Ontological Social Policy Analysis: An investigation into the ontological assumptions underpinning the social security reforms of the UK Coalition Government 2010-2015

2019 
This thesis builds from a central premise: all social policy, like all social research, relies on a number of assumptions about the fundamental nature of social reality and human existence. These assumptions are ‘ontological’ in the sense that ‘ontology’ is the philosophy of being and existence. Ontological assumptions are effectively the positions we take in response to the fundamental, unavoidable, and controversial questions from which human understanding proceeds. These questions include: ‘is there an objective social reality?’; ‘do we have free-will?’; ‘are we the product of our social context?’; and ‘are institutions and cultures causally significant?’. It is increasingly accepted in the academic literature that these questions are a crucial aspect of social research, because they are the base level upon which knowledge is built. And yet, despite this acceptance, the academic literature largely ignores the role of ontological assumptions in policy making. It is the central argument of this thesis that ontological assumptions are a crucial aspect of social policy making. As well as asserting the importance of ontological assumptions in social policy, the thesis develops a critical realist framework for their analysis.
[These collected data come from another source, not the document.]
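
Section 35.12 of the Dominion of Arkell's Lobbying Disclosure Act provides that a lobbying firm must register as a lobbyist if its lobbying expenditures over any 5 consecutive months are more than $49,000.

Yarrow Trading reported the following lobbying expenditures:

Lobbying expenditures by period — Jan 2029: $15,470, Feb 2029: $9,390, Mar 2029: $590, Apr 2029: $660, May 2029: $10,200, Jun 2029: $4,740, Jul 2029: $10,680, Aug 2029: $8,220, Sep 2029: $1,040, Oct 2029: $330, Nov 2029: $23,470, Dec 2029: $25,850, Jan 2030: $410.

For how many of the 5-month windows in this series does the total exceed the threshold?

2

Jan 2029–May 2029: $15,470 + $9,390 + $590 + $660 + $10,200 = $36,310 (under)
Feb 2029–Jun 2029: $9,390 + $590 + $660 + $10,200 + $4,740 = $25,580 (under)
Mar 2029–Jul 2029: $590 + $660 + $10,200 + $4,740 + $10,680 = $26,870 (under)
Apr 2029–Aug 2029: $660 + $10,200 + $4,740 + $10,680 + $8,220 = $34,500 (under)
May 2029–Sep 2029: $10,200 + $4,740 + $10,680 + $8,220 + $1,040 = $34,880 (under)
Jun 2029–Oct 2029: $4,740 + $10,680 + $8,220 + $1,040 + $330 = $25,010 (under)
Jul 2029–Nov 2029: $10,680 + $8,220 + $1,040 + $330 + $23,470 = $43,740 (under)
Aug 2029–Dec 2029: $8,220 + $1,040 + $330 + $23,470 + $25,850 = $58,910 (over)
Sep 2029–Jan 2030: $1,040 + $330 + $23,470 + $25,850 + $410 = $51,100 (over)
2 windows exceed the threshold.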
This framework is named ‘ontological social policy analysis’, and it is applied here to UK social security policy. The empirical research takes the form of a textual analysis and considers a number of key social policy documents. The analysis begins with the post-2005 ‘modernisation’ projects in the Conservative Party and the Liberal Democrats, and then goes on to consider their time in office as coalition partners (2010-2015), with a particular focus on the DWP and its flagship reform, Universal Credit. In the course of the analysis, a number of ontological contradictions are unearthed, each of which has the potential to significantly undermine the effectiveness of the policy reforms. Such findings demonstrate both the possibility and fecundity of ‘ontological social policy analysis’.